第2段階は「最適化」になる。ここでは、既存のシステムをさらに効率化し、パフォーマンスを向上させることで、運用コストの削減と業務効率の改善を図る。システムの合理化や改善を通じて、お客さまはより多くの資金、人材、時間を確保できるようになる。
そして第3段階が「変革」になる。ここでは、第1、2段階で創出したリソースを、AIの導入や高度な自動化といった真のイノベーションに投資することを支援する。特に、AIが人の業務を代替することには、大きな可能性がある。
Rimini Smart Pathの最大の特徴は、これらの変革プロセス全体を、お客さまが既に持っているIT予算の中で実現できるという点だ。コスト削減によって生まれた資金を再投資するため、追加の予算を必要としない。
–日本市場ではどういった顧客の課題やニーズがあるのか。
日本の企業は、世界的に見ても非常に先進的な技術に関心を持っているが、一方で、その導入や活用には慎重な姿勢が見られる。特に、既存のビジネス文化や意思決定プロセスが保守的であるため、グローバルな技術革新のスピードに追いつくことに課題を感じている企業が多いようだ。多くのCIOが、「新しいテクノロジーを導入したいが、現状の予算や知識ではどうすればいいか分からない」という悩みを抱えている。
また、多くのシステムインテグレーター(SIer)やソフトウェアベンダーが、最新のシステムへの移行や大規模なアップグレードを提案するが、それが必ずしもお客さまのビジネス価値向上に直結するとは限らない。われわれは、お客さまの真のニーズに寄り添い、既存の資産を最大限に活用しながら、段階的にイノベーションを実現する道筋を示すことが重要だと考えている。
–ServiceNowとの連携について進行状況は?
ServiceNowは、Smart Pathの重要なパートナーになる。ServiceNowの最新機能と当社のERPサポートの経験を組み合わせることで、お客さまにより包括的なソリューションを提供できるようになった。
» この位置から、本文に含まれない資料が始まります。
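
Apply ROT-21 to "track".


Word: "track"
Shift: 21
Each letter → (letter + shift) mod 26:
  't' (19) + 21 = 14 → 'o'
  'r' (17) + 21 = 12 → 'm'
  'a' (0) + 21 = 21 → 'v'
  'c' (2) + 21 = 23 → 'x'
  'k' (10) + 21 = 5 → 'f'
Result = "omvxf"


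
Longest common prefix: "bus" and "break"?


Word 1: "bus"
Word 2: "break"
Comparing from start:
  Pos 0: 'b' == 'b'
  Pos 1: 'u' != 'r' (stop)
LCP = "b" (length 1)


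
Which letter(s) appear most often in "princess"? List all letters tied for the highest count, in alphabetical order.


Word: "princess"
Letter counts:
  'c': 1
  'e': 1
  'i': 1
  'n': 1
  'p': 1
  'r': 1
  's': 2
Maximum count = 2
Most frequent = 's' (2 times each)


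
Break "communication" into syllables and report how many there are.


Word: "communication"
Syllable breakdown: com / mu / ni / ca / tion
Counting: 5 parts
= 5 syllables


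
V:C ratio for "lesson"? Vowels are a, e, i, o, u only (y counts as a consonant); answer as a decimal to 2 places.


Word: "lesson"
Vowels (a,e,i,o,u): 2
Consonants: 4
Ratio = 2/4
= 0.50


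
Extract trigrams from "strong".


Word: "strong" (length 6)
Number of trigrams = 6 - 3 + 1 = 4
  Position 0: "str"
  Position 1: "tro"
  Position 2: "ron"
  Position 3: "ong"
Trigrams = "str", "tro", "ron", "ong"


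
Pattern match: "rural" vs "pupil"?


Pattern of "rural": [0, 1, 0, 2, 3]
Pattern of "pupil": [0, 1, 0, 2, 3]
Patterns match
Same pattern = Yes


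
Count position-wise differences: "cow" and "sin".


Comparing character by character (same length = 3):
  Pos 0: 'c' vs 's' !=
  Pos 1: 'o' vs 'i' !=
  Pos 2: 'w' vs 'n' !=
Hamming distance = 3


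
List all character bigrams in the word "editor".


Word: "editor" (length 6)
Number of bigrams = 6 - 2 + 1 = 5
  Position 0: "ed"
  Position 1: "di"
  Position 2: "it"
  Position 3: "to"
  Position 4: "or"
Bigrams = "ed", "di", "it", "to", "or"


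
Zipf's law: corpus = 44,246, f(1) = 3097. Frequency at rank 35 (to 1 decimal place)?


Zipf's law: f(r) = f(1) / r
f(1) = 3097
f(35) = 3097 / 35
= 88.5 occurrences


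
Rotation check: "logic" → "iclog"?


Word: "logic", Candidate: "iclog"
Method: check if candidate is substring of word+word
"logiclogic" contains "iclog"? Yes
Is rotation = Yes


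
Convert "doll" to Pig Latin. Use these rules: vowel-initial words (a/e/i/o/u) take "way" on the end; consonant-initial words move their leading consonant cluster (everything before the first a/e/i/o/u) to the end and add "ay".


Word: "doll"
Starts with consonant(s) → move to end, add 'ay'
Consonant cluster: "d"
Pig Latin = "ollday"


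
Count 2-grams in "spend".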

ServiceNowのエンタープライズAIは、個々のシステムに閉じたAIではなく、企業全体のデータを統合し、横断的な視点からビジネスプロセスを最適化することを可能にする。これにより、Workday、SAP、Oracle、Salesforceといった異なるシステム間でのワークフローの自動化や、AIを活用した高度なタスク実行が可能になる。
従来のERPベンダーは、最新製品への移行を前提にAI活用を提案するが、われわれのソリューションは既存のシステムをそのまま活用できるため、お客さまは高額な移行コストやリスクを負うことなく、最新のAI技術の恩恵を受けることができる。これは、SAPをはじめとする既存のベンダーにとって、大きな変革を促すものと考えている。
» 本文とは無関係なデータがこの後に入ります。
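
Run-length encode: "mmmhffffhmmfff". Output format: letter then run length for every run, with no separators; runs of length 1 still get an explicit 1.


String: "mmmhffffhmmfff"
Scanning for consecutive runs:
  'm' x 3
  'h' x 1
  'f' x 4
  'h' x 1
  'm' x 2
  'f' x 3
RLE = "m3h1f4h1m2f3"


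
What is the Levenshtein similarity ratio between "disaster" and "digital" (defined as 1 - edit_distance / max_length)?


Word 1: "disaster" (length 8)
Word 2: "digital" (length 7)
One optimal edit sequence:
  1. keep 'd'
  2. keep 'i'
  3. delete 's'  (+1)
  4. substitute 'a' -> 'g'  (+1)
  5. substitute 's' -> 'i'  (+1)
  6. keep 't'
  7. substitute 'e' -> 'a'  (+1)
  8. substitute 'r' -> 'l'  (+1)
Edit distance = 5
Max length = max(8, 7) = 8
Similarity = 1 - 5/8
= 0.3750


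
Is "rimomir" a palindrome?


Word: "rimomir"
Reversed: "rimomir"
Forward == Backward? rimomir == rimomir
Palindrome = Yes


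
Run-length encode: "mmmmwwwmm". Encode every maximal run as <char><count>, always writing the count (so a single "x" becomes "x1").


String: "mmmmwwwmm"
Scanning for consecutive runs:
  'm' x 4
  'w' x 3
  'm' x 2
RLE = "m4w3m2"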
–日本市場におけるビジネス状況と今後の展望を示してほしい。
日本市場は、Rimini Streetにとって非常に重要な市場であり、過去11年間で400社以上のお客さまにご利用いただいている。その多くが日本の大手企業だ。当初は、米国に進出している日本企業の現地法人を中心にサービスを提供していたが、現在では、ほぼ全ての産業のお客さまにサービスを提供している。
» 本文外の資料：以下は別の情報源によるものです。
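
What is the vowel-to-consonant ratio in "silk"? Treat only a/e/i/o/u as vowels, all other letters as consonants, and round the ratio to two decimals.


Word: "silk"
Vowels (a,e,i,o,u): 1
Consonants: 3
Ratio = 1/3
= 0.33


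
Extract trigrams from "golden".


Word: "golden" (length 6)
Number of trigrams = 6 - 3 + 1 = 4
  Position 0: "gol"
  Position 1: "old"
  Position 2: "lde"
  Position 3: "den"
Trigrams = "gol", "old", "lde", "den"


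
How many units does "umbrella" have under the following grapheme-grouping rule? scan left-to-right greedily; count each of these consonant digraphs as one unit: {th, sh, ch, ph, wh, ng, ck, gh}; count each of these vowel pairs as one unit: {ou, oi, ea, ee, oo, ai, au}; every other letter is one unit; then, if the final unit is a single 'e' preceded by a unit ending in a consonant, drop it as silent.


Word: "umbrella" (8 letters)
Left-to-right scan:
  1. 'u' (letter)
  2. 'm' (letter)
  3. 'b' (letter)
  4. 'r' (letter)
  5. 'e' (letter)
  6. 'l' (letter)
  7. 'l' (letter)
  8. 'a' (letter)
Units from scan: 8
Sound units = 8 units


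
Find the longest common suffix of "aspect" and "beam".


Word 1: "aspect"
Word 2: "beam"
Comparing from end:
  Pos -1: 't' != 'm' (stop)
LCS = "" (length 0)


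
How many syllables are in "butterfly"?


Word: "butterfly"
Syllable breakdown: but-ter-fly
Counting: 3 parts
= 3 syllables


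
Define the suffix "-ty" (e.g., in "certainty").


Suffix: -ty
Example: certainty = certain + -ty
Meaning = quality of


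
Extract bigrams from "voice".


Word: "voice" (length 5)
Number of bigrams = 5 - 2 + 1 = 4
  Position 0: "vo"
  Position 1: "oi"
  Position 2: "ic"
  Position 3: "ce"
Bigrams = "vo", "oi", "ic", "ce"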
今後も、日本市場への投資を積極的に継続していく方針だ。日本には、われわれのサービスを必要としている多くの企業が存在しており、将来的には政府機関への支援も視野に入れている。現在、日本国内の事業拠点には70〜80人の従業員がおり、今後も人員を増強していく予定だ。
また、お客さま同士が業界や企業の垣根を越えて、イノベーションに関する知見や課題を共有するイベント「Street Smart」を、東京と大阪で年2回開催している。このイベントは、単なる情報交換の場ではなく、トップエグゼクティブが集い、未来を切り拓く知見を共有する場所となっている。